The idea, say faculty affiliates, is to build a rich collaborative that includes undergraduate students at all levels, university researchers and a network of invested community partners. New lines of inquiry will build on previous students’ work, making it possible to identify common factors and guiding principles that underlie wide-ranging studies in a variety of disciplines.

“Working together the group leverages the multiple disciplines of the participants to generate a broad view of the food system landscape before individual members take on specific projects,” said François G. Amar, Dean of the Honors College. “The energy and enthusiasm of the first fellows has been incredible. In addition to wanting to focus on their own research problem or thesis topic, they were very open to reading and discussing articles and meeting with stakeholders who had broader concerns. Undergraduates are not yet fully integrated into a research discipline and so can often be very open to hybrid approaches to solving problems.”

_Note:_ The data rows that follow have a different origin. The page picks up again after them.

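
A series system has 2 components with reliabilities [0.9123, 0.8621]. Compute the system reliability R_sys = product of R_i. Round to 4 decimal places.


Components: [0.9123, 0.8621]
After component 1 (R=0.9123): product = 0.9123
After component 2 (R=0.8621): product = 0.7865
R_sys = 0.7865

0.7865


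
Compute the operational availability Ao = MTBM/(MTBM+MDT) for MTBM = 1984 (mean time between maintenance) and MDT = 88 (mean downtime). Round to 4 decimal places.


MTBM = 1984
MDT = 88
MTBM + MDT = 2072
Ao = 1984 / 2072
Ao = 0.9575

0.9575


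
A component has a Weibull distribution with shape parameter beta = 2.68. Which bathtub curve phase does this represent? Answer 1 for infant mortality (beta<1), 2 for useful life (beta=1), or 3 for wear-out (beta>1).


beta = 2.68
Compare beta to 1:
beta < 1 => infant mortality (phase 1)
beta = 1 => useful life (phase 2)
beta > 1 => wear-out (phase 3)
Since beta = 2.68, this is wear-out (increasing failure rate)
Phase = 3

3


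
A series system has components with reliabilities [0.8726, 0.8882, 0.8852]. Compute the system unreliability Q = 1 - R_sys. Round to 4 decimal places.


Components: [0.8726, 0.8882, 0.8852]
After component 1: product = 0.8726
After component 2: product = 0.775
After component 3: product = 0.6861
R_sys = 0.6861
Q = 1 - 0.6861 = 0.3139

0.3139


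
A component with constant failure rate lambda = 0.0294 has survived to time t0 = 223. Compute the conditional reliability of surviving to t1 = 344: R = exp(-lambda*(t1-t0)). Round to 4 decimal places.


lambda = 0.0294
t0 = 223, t1 = 344
t1 - t0 = 121
lambda * (t1-t0) = 0.0294 * 121 = 3.5574
R = exp(-3.5574)
R = 0.0285

0.0285


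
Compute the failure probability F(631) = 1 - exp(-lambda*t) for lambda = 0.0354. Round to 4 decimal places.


lambda = 0.0354, t = 631
lambda * t = 22.3374
exp(-22.3374) = 0.0
F(t) = 1 - 0.0
F(t) = 1.0

1.0


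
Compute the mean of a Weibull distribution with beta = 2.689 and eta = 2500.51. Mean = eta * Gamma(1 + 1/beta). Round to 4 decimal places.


beta = 2.689, eta = 2500.51
1/beta = 0.3719
1 + 1/beta = 1.3719
Gamma(1.3719) = 0.8892
Mean = 2500.51 * 0.8892
Mean = 2223.3533

2223.3533


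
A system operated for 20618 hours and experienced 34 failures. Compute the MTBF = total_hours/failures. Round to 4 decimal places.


total_hours = 20618
failures = 34
MTBF = 20618 / 34
MTBF = 606.4118

606.4118


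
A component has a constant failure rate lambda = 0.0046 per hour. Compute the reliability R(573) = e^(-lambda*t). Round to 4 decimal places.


lambda = 0.0046
t = 573
lambda * t = 2.6358
R(t) = e^(-2.6358)
R(t) = 0.0717

0.0717


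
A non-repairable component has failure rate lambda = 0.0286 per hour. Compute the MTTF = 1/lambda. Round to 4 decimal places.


lambda = 0.0286
MTTF = 1 / 0.0286
MTTF = 34.965

34.965


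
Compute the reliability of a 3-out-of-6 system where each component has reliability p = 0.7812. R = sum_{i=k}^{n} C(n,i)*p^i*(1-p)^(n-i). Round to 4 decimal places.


k = 3, n = 6, p = 0.7812
i=3: C(6,3)=20 * 0.7812^3 * 0.2188^3 = 0.0999
i=4: C(6,4)=15 * 0.7812^4 * 0.2188^2 = 0.2674
i=5: C(6,5)=6 * 0.7812^5 * 0.2188^1 = 0.382
i=6: C(6,6)=1 * 0.7812^6 * 0.2188^0 = 0.2273
R = sum of terms = 0.9766

0.9766


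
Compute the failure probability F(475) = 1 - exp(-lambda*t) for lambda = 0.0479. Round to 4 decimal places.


lambda = 0.0479, t = 475
lambda * t = 22.7525
exp(-22.7525) = 0.0
F(t) = 1 - 0.0
F(t) = 1.0

1.0


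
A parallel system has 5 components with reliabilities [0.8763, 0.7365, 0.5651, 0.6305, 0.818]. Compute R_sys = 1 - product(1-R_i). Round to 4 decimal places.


Components: [0.8763, 0.7365, 0.5651, 0.6305, 0.818]
(1 - 0.8763) = 0.1237, running product = 0.1237
(1 - 0.7365) = 0.2635, running product = 0.0326
(1 - 0.5651) = 0.4349, running product = 0.0142
(1 - 0.6305) = 0.3695, running product = 0.0052
(1 - 0.818) = 0.182, running product = 0.001
Product of (1-R_i) = 0.001
R_sys = 1 - 0.001 = 0.999

0.999


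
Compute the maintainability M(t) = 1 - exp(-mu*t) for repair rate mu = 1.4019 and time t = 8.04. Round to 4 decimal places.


mu = 1.4019, t = 8.04
mu * t = 1.4019 * 8.04 = 11.2713
exp(-11.2713) = 0.0
M(t) = 1 - 0.0
M(t) = 1.0

1.0


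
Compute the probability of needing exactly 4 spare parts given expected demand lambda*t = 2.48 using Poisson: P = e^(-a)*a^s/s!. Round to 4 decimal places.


a = 2.48, s = 4
e^(-a) = e^(-2.48) = 0.0837
a^s = 2.48^4 = 37.8274
s! = 24
P = 0.0837 * 37.8274 / 24
P = 0.132

0.132


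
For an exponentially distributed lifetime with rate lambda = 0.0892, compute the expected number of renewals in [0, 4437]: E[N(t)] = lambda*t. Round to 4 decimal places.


lambda = 0.0892
t = 4437
E[N(t)] = lambda * t
E[N(t)] = 0.0892 * 4437
E[N(t)] = 395.7804

395.7804


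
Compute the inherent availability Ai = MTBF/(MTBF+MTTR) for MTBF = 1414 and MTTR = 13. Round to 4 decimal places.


MTBF = 1414
MTTR = 13
MTBF + MTTR = 1427
Ai = 1414 / 1427
Ai = 0.9909

0.9909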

Amar and colleagues say SFSRC was born of the realization that students like Cross, Thibeault and Walczak were duplicating efforts.

“My colleagues and I realized that a number of students were working on research related to the food system, but were doing so mostly in isolation,” said Melissa Ladenheim, Adjunct Assistant Professor in Honors and Interim Coordinator of Advancement. “The support from the Mitchell Center allowed us to create a nerve center where we can coordinate these efforts. The collaborative fosters continuity in relationships and research that encourages students to engage in meaningful projects with real implications for our community partners.”

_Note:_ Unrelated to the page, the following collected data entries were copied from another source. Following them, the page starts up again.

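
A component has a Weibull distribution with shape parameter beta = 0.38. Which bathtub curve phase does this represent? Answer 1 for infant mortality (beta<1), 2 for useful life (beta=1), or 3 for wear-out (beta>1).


beta = 0.38
Compare beta to 1:
beta < 1 => infant mortality (phase 1)
beta = 1 => useful life (phase 2)
beta > 1 => wear-out (phase 3)
Since beta = 0.38, this is infant mortality (decreasing failure rate)
Phase = 1

1


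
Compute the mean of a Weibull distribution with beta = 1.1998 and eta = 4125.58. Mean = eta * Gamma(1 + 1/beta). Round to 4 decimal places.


beta = 1.1998, eta = 4125.58
1/beta = 0.8335
1 + 1/beta = 1.8335
Gamma(1.8335) = 0.9407
Mean = 4125.58 * 0.9407
Mean = 3880.9177

3880.9177


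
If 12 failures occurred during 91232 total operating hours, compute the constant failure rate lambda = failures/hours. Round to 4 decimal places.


failures = 12
total_hours = 91232
lambda = 12 / 91232
lambda = 0.0001

0.0001


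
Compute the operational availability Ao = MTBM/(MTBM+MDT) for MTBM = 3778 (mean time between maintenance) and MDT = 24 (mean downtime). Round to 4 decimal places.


MTBM = 3778
MDT = 24
MTBM + MDT = 3802
Ao = 3778 / 3802
Ao = 0.9937

0.9937


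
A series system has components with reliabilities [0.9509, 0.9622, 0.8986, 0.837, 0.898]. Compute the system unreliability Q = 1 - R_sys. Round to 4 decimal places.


Components: [0.9509, 0.9622, 0.8986, 0.837, 0.898]
After component 1: product = 0.9509
After component 2: product = 0.915
After component 3: product = 0.8222
After component 4: product = 0.6882
After component 5: product = 0.618
R_sys = 0.618
Q = 1 - 0.618 = 0.382

0.382


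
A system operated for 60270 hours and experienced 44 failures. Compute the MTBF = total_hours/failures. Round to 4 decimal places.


total_hours = 60270
failures = 44
MTBF = 60270 / 44
MTBF = 1369.7727

1369.7727


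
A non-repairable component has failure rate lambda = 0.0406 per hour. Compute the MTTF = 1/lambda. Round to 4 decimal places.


lambda = 0.0406
MTTF = 1 / 0.0406
MTTF = 24.6305

24.6305


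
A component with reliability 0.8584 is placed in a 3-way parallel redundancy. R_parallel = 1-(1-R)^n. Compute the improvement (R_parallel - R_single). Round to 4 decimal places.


R_single = 0.8584, n = 3
1 - R_single = 0.1416
(1 - R_single)^n = 0.1416^3 = 0.0028
R_parallel = 1 - 0.0028 = 0.9972
Improvement = 0.9972 - 0.8584
Improvement = 0.1388

0.1388


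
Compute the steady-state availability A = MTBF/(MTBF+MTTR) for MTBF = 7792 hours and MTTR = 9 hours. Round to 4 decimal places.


MTBF = 7792
MTTR = 9
MTBF + MTTR = 7801
A = 7792 / 7801
A = 0.9988

0.9988


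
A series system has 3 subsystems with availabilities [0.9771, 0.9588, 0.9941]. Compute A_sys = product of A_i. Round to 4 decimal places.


Subsystems: [0.9771, 0.9588, 0.9941]
After subsystem 1 (A=0.9771): product = 0.9771
After subsystem 2 (A=0.9588): product = 0.9368
After subsystem 3 (A=0.9941): product = 0.9313
A_sys = 0.9313

0.9313


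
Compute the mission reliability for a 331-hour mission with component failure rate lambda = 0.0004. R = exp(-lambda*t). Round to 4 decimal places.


lambda = 0.0004
mission_time = 331
lambda * t = 0.0004 * 331 = 0.1324
R = exp(-0.1324)
R = 0.876

0.876


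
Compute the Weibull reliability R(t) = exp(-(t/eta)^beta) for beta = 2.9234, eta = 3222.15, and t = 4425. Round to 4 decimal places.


beta = 2.9234, eta = 3222.15, t = 4425
t/eta = 4425 / 3222.15 = 1.3733
(t/eta)^beta = 1.3733^2.9234 = 2.5278
R(t) = exp(-2.5278)
R(t) = 0.0798

0.0798


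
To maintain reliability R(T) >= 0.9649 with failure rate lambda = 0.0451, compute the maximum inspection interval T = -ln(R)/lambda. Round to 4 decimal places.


R_target = 0.9649
lambda = 0.0451
-ln(0.9649) = 0.0357
T = 0.0357 / 0.0451
T = 0.7923

0.7923


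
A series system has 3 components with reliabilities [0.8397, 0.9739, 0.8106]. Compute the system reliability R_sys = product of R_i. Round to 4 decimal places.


Components: [0.8397, 0.9739, 0.8106]
After component 1 (R=0.8397): product = 0.8397
After component 2 (R=0.9739): product = 0.8178
After component 3 (R=0.8106): product = 0.6629
R_sys = 0.6629

0.6629


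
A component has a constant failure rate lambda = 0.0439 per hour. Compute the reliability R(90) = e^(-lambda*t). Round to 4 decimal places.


lambda = 0.0439
t = 90
lambda * t = 3.951
R(t) = e^(-3.951)
R(t) = 0.0192

0.0192


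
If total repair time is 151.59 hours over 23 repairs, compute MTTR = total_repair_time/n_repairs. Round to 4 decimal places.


total_repair_time = 151.59
n_repairs = 23
MTTR = 151.59 / 23
MTTR = 6.5909

6.5909


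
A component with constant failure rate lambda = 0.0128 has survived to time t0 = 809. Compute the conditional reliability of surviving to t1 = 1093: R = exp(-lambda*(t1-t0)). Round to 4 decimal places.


lambda = 0.0128
t0 = 809, t1 = 1093
t1 - t0 = 284
lambda * (t1-t0) = 0.0128 * 284 = 3.6352
R = exp(-3.6352)
R = 0.0264

0.0264


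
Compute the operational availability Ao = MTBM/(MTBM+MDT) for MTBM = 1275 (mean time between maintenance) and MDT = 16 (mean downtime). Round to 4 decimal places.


MTBM = 1275
MDT = 16
MTBM + MDT = 1291
Ao = 1275 / 1291
Ao = 0.9876

0.9876


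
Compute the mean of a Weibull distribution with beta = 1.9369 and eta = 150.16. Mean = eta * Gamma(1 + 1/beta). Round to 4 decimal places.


beta = 1.9369, eta = 150.16
1/beta = 0.5163
1 + 1/beta = 1.5163
Gamma(1.5163) = 0.8869
Mean = 150.16 * 0.8869
Mean = 133.1714

133.1714


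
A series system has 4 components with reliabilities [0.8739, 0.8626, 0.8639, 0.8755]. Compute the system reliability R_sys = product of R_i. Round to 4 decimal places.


Components: [0.8739, 0.8626, 0.8639, 0.8755]
After component 1 (R=0.8739): product = 0.8739
After component 2 (R=0.8626): product = 0.7538
After component 3 (R=0.8639): product = 0.6512
After component 4 (R=0.8755): product = 0.5702
R_sys = 0.5702

0.5702


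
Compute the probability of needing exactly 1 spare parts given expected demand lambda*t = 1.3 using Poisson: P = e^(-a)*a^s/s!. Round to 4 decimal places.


a = 1.3, s = 1
e^(-a) = e^(-1.3) = 0.2725
a^s = 1.3^1 = 1.3
s! = 1
P = 0.2725 * 1.3 / 1
P = 0.3543

0.3543


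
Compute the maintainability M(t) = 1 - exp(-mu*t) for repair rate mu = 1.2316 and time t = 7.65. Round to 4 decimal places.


mu = 1.2316, t = 7.65
mu * t = 1.2316 * 7.65 = 9.4217
exp(-9.4217) = 0.0001
M(t) = 1 - 0.0001
M(t) = 0.9999

0.9999


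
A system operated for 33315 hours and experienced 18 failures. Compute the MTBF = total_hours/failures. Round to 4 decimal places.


total_hours = 33315
failures = 18
MTBF = 33315 / 18
MTBF = 1850.8333

1850.8333


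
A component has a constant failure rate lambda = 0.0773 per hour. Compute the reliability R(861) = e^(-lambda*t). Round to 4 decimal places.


lambda = 0.0773
t = 861
lambda * t = 66.5553
R(t) = e^(-66.5553)
R(t) = 0.0

0.0


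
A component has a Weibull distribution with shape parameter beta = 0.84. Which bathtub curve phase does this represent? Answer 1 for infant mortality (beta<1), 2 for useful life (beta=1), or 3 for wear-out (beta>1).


beta = 0.84
Compare beta to 1:
beta < 1 => infant mortality (phase 1)
beta = 1 => useful life (phase 2)
beta > 1 => wear-out (phase 3)
Since beta = 0.84, this is infant mortality (decreasing failure rate)
Phase = 1

1


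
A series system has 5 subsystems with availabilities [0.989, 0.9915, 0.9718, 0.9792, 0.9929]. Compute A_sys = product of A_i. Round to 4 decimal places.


Subsystems: [0.989, 0.9915, 0.9718, 0.9792, 0.9929]
After subsystem 1 (A=0.989): product = 0.989
After subsystem 2 (A=0.9915): product = 0.9806
After subsystem 3 (A=0.9718): product = 0.9529
After subsystem 4 (A=0.9792): product = 0.9331
After subsystem 5 (A=0.9929): product = 0.9265
A_sys = 0.9265

0.9265


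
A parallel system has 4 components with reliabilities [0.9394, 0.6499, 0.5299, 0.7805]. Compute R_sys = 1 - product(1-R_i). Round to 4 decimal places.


Components: [0.9394, 0.6499, 0.5299, 0.7805]
(1 - 0.9394) = 0.0606, running product = 0.0606
(1 - 0.6499) = 0.3501, running product = 0.0212
(1 - 0.5299) = 0.4701, running product = 0.01
(1 - 0.7805) = 0.2195, running product = 0.0022
Product of (1-R_i) = 0.0022
R_sys = 1 - 0.0022 = 0.9978

0.9978


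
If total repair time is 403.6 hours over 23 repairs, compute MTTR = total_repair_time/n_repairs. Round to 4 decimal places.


total_repair_time = 403.6
n_repairs = 23
MTTR = 403.6 / 23
MTTR = 17.5478

17.5478


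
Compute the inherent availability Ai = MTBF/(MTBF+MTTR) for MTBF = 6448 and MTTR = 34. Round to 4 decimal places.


MTBF = 6448
MTTR = 34
MTBF + MTTR = 6482
Ai = 6448 / 6482
Ai = 0.9948

0.9948


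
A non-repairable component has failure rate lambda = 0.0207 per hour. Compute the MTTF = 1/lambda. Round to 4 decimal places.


lambda = 0.0207
MTTF = 1 / 0.0207
MTTF = 48.3092

48.3092


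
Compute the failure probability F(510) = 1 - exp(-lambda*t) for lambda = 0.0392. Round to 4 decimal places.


lambda = 0.0392, t = 510
lambda * t = 19.992
exp(-19.992) = 0.0
F(t) = 1 - 0.0
F(t) = 1.0

1.0


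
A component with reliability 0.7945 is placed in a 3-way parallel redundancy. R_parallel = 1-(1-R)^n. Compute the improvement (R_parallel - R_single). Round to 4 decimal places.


R_single = 0.7945, n = 3
1 - R_single = 0.2055
(1 - R_single)^n = 0.2055^3 = 0.0087
R_parallel = 1 - 0.0087 = 0.9913
Improvement = 0.9913 - 0.7945
Improvement = 0.1968

0.1968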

For Danielle Walczak that meant spending a lot of time on farms last year rather than cloistered in a library. Walczak is researching small farms in the state. She met with several young farmers to assess their food production, business acumen and community connections.

Her goal: to understand their lives, which mainly involve small, diversified livestock and vegetable production, and what their contributions mean to the state of Maine. She discovered that, despite Maine’s aging population, young farmers who own small farms are on the increase. A journalism major, Walczak laid out her discoveries in a piece of literary journalism, outlining the struggles facing these new farmers such as land acquisition, availability of markets, climate change and capital.

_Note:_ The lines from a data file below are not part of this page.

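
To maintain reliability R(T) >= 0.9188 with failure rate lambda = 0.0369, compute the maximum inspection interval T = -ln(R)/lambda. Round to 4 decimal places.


R_target = 0.9188
lambda = 0.0369
-ln(0.9188) = 0.0847
T = 0.0847 / 0.0369
T = 2.295

2.295


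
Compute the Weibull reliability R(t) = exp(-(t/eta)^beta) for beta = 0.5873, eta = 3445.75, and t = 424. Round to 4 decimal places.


beta = 0.5873, eta = 3445.75, t = 424
t/eta = 424 / 3445.75 = 0.1231
(t/eta)^beta = 0.1231^0.5873 = 0.2921
R(t) = exp(-0.2921)
R(t) = 0.7467

0.7467


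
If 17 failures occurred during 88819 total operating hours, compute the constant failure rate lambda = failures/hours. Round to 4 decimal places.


failures = 17
total_hours = 88819
lambda = 17 / 88819
lambda = 0.0002

0.0002


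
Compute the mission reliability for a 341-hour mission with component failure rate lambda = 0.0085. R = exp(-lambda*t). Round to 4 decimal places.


lambda = 0.0085
mission_time = 341
lambda * t = 0.0085 * 341 = 2.8985
R = exp(-2.8985)
R = 0.0551

0.0551


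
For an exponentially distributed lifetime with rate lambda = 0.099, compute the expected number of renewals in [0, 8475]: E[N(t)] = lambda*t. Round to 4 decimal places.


lambda = 0.099
t = 8475
E[N(t)] = lambda * t
E[N(t)] = 0.099 * 8475
E[N(t)] = 839.025

839.025


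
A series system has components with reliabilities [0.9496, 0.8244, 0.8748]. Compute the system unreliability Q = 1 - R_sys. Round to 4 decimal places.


Components: [0.9496, 0.8244, 0.8748]
After component 1: product = 0.9496
After component 2: product = 0.7829
After component 3: product = 0.6848
R_sys = 0.6848
Q = 1 - 0.6848 = 0.3152

0.3152


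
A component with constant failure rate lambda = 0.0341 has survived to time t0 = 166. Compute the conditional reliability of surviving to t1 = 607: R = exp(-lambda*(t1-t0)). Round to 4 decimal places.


lambda = 0.0341
t0 = 166, t1 = 607
t1 - t0 = 441
lambda * (t1-t0) = 0.0341 * 441 = 15.0381
R = exp(-15.0381)
R = 0.0

0.0


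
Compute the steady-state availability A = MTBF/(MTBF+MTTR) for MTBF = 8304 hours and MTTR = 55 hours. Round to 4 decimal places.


MTBF = 8304
MTTR = 55
MTBF + MTTR = 8359
A = 8304 / 8359
A = 0.9934

0.9934


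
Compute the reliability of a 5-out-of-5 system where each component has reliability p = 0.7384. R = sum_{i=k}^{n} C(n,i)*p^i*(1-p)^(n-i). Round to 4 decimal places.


k = 5, n = 5, p = 0.7384
i=5: C(5,5)=1 * 0.7384^5 * 0.2616^0 = 0.2195
R = sum of terms = 0.2195

0.2195


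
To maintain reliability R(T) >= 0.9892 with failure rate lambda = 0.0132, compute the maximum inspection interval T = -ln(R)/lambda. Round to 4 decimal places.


R_target = 0.9892
lambda = 0.0132
-ln(0.9892) = 0.0109
T = 0.0109 / 0.0132
T = 0.8226

0.8226


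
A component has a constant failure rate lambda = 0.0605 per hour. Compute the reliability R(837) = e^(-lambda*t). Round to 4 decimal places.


lambda = 0.0605
t = 837
lambda * t = 50.6385
R(t) = e^(-50.6385)
R(t) = 0.0

0.0


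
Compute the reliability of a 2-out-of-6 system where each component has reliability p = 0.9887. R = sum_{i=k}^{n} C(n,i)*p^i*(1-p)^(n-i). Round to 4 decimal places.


k = 2, n = 6, p = 0.9887
i=2: C(6,2)=15 * 0.9887^2 * 0.0113^4 = 0.0
i=3: C(6,3)=20 * 0.9887^3 * 0.0113^3 = 0.0
i=4: C(6,4)=15 * 0.9887^4 * 0.0113^2 = 0.0018
i=5: C(6,5)=6 * 0.9887^5 * 0.0113^1 = 0.0641
i=6: C(6,6)=1 * 0.9887^6 * 0.0113^0 = 0.9341
R = sum of terms = 1.0

1.0


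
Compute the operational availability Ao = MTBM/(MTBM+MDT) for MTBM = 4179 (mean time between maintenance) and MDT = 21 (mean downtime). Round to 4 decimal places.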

“There are successes, but I’m interested in looking behind the statistics and getting the real story: what are the struggles facing theses farmers; what makes them tick? SFSRC has allowed me to be really thoughtful about my process and how I set up my project. I was able to discuss ideas and engage in a place-based approach towards our food system.”

Amar sees the year-old collaborative growing far beyond its current incarnation. And though building a large database of original research will require the work of multiple students over multiple years, the collaborative is gaining attention. The SFSRC team gave a presentation on its model at the National Collegiate Honors Council meeting in Denver in early November. The talk attracted interest from both faculty and students. There was another session at the 2014 Joint Conference of the Association for the Study of Food and Society & the Agriculture, Food, and Human Values Society at University of Vermont. Next up: a session on food systems at the 2015 Maine Sustainability and Water Conference in March.

SFSRC, says Amar, has potential implications beyond UMaine: “Tailoring community-based research to undergraduates is novel and, I think, may be transportable to other complex problems and other institutions.”